The FBI and Metro police are said to be investigating the June 5 incident, which unfolded in a remote area at the northern tip of Lake Mead where Bunkerville rancher Cliven Bundy continues to graze cattle in defiance of federal authorities.
No one was injured, but the three surveyors from the Nevada-based Great Basin Institute packed their gear in the dark and quickly left the area after they said someone fired three shots from a nearby road and then returned an hour later to fire three more.
The agency later directed that “all personnel and contractors are not to work in the Gold Butte area at this time,” said Great Basin Institute co-founder and executive director Jerry Keir, reading from the incident report submitted by his survey team.
A three-person crew was collecting data on springs, seeps and cattle troughs for a BLM inventory of the Gold Butte area. They were scheduled to spend a week in the area about 100 miles northeast of Las Vegas, but at the end of their first day along the western slope of the Virgin Mountains they were approached by two men in a vehicle who asked them what they were doing.

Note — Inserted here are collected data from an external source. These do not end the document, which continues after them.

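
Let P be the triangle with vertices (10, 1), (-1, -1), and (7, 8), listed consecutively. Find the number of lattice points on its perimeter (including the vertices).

The number of boundary lattice points is Σ gcd(|Δx|,|Δy|) = gcd(11,2) + gcd(8,9) + gcd(3,7) = 1+1+1 = 3.

3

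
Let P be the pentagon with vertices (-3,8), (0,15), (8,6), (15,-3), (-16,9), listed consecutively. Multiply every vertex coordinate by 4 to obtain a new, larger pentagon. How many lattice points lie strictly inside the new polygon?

By the shoelace formula, twice the signed area is |((-3)·15 − 0·8) + (0·6 − 8·15) + (8·(-3) − 15·6) + (15·9 − (-16)·(-3)) + ((-16)·8 − (-3)·9)| = 293, so the area is 146.5.
Summing gcd(|Δx|,|Δy|) over the edges gives the boundary count: gcd(3,7) + gcd(8,9) + gcd(7,9) + gcd(31,12) + gcd(13,1) = 1+1+1+1+1 = 5.
Scaling by 4 multiplies the area by 4² = 16 (so the new area is 2344) and multiplies the boundary lattice-point count by 4, giving 20.
By Pick's theorem, the interior count of the dilated polygon is 2344 − 20/2 + 1 = 2335.

2335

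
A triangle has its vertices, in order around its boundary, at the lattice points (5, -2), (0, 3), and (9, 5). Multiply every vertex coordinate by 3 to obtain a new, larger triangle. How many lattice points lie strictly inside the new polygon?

238

By the shoelace formula, twice the signed area is |(5·3 − 0·(-2)) + (0·5 − 9·3) + (9·(-2) − 5·5)| = 55, so the area is 55/2.
Along each edge there are gcd(|Δx|,|Δy|)+1 lattice points, so counting each shared vertex once the boundary has gcd(5,5) + gcd(9,2) + gcd(4,7) = 5+1+1 = 7.
Scaling by 3 multiplies the area by 3² = 9 (so the new area is 495/2) and multiplies the boundary lattice-point count by 3, giving 21.
By Pick's theorem, the interior count of the dilated polygon is 495/2 − 21/2 + 1 = 238.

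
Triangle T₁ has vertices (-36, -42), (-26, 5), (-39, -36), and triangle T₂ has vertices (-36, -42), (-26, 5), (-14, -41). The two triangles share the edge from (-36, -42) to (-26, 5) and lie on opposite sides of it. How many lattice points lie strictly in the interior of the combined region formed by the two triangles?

610

The union is the simple quadrilateral with vertices (-36, -42), (-39, -36), (-26, 5), (-14, -41) in order.
Using the shoelace formula, 2A = |[(-36)·(-36) − (-39)·(-42)] + [(-39)·5 − (-26)·(-36)] + [(-26)·(-41) − (-14)·5] + [(-14)·(-42) − (-36)·(-41)]| = 1225, so the area is 1225/2.
Along each edge there are gcd(|Δx|,|Δy|)+1 lattice points, so counting each shared vertex once the boundary has gcd(3,6) + gcd(13,41) + gcd(12,46) + gcd(22,1) = 3+1+2+1 = 7.
By Pick's theorem I = A − B/2 + 1 = 1225/2 − 7/2 + 1 = 610.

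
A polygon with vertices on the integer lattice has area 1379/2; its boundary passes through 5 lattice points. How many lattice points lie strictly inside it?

688

From Pick's theorem, I = A − B/2 + 1 = 1379/2 − 5/2 + 1 = 688.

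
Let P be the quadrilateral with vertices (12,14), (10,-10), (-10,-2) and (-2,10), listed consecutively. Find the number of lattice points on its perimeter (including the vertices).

12

Along each edge there are gcd(|Δx|,|Δy|)+1 lattice points, so counting each shared vertex once the boundary has gcd(2,24) + gcd(20,8) + gcd(8,12) + gcd(14,4) = 2+4+4+2 = 12.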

The surveyors said the men identified themselves as ranchers and were “very cordial.”
A few hours later, shortly after the surveyors climbed into their tents for the night at about 9 p.m., they heard a vehicle on the road and saw its headlights shining on their camp. That’s when the first shots were fired.
They told Metro and the FBI those shots and the second series an hour later came from roughly a third of a mile away from their campsite.
“To my knowledge they weren’t shot at, but there was gunfire in the vicinity so they decided they should leave,” said Terry Christopher, the environmental research institute’s associate director in Southern Nevada.
Keir called the incident “highly unusual” for Nevada and “unprecedented” for the Gold Butte area, where hundreds of people from the institute have spent more than a decade monitoring desert tortoise populations and restoring riparian habitat.
He said the institute is now working to strengthen its emergency protocols and review its communication plan with dispatchers and the BLM.
The bureau had little to say about last week’s incident beyond a prepared statement describing what happened.
“The situation is under investigation and the BLM is taking appropriate safety precautions to ensure the safety of its employees and contractors,” the statement read.
Rudy Evenson, spokesman for the agency in Nevada, said he couldn’t offer any additional information.
The survey crew was working in a 600,000-acre area that federal authorities temporarily closed early last year so contract cowboys could round up several hundred cows Bundy left to roam without a permit on federal land. The impound operation lasted a week before being called off on April 12, 2014, after the rancher’s supporters, including armed militia members, shut down Interstate 15 and marched on the corral holding the cattle.
Bundy stopped paying fees to graze his cattle on public land more than 20 years ago amid a dispute over restrictions placed on his operation by federal range managers. The BLM responded by cancelling the rancher’s grazing permit in 1994 and closing the land to livestock in 1999. Bundy ignored those decisions, just as he has two federal court orders directing him to remove his animals or have them confiscated.
It’s unclear if the two men who spoke to the surveyors were from Bundy’s ranch or if one of them was Bundy himself. Messages left for the rancher Thursday were not immediately returned.
Keir said the simmering conflict continues to hamper efforts to study, manage and protect Gold Butte, which has been proposed as a National Conservation Area for its rugged mountains, sandstone ridges, native American petroglyphs and historic mine sites between Lake Mead’s Overton Arm and the Arizona border.
Along the Virgin and Muddy rivers near Lake Mead, for example, security concerns have kept workers away from restoration sites where invasive salt cedar plants are being replaced with native willows. When they do get to the sites, the workers sometimes find the ground trampled and the saplings eaten by rogue cattle.
“There have been complications,” Keir said. “It’s unfortunate.”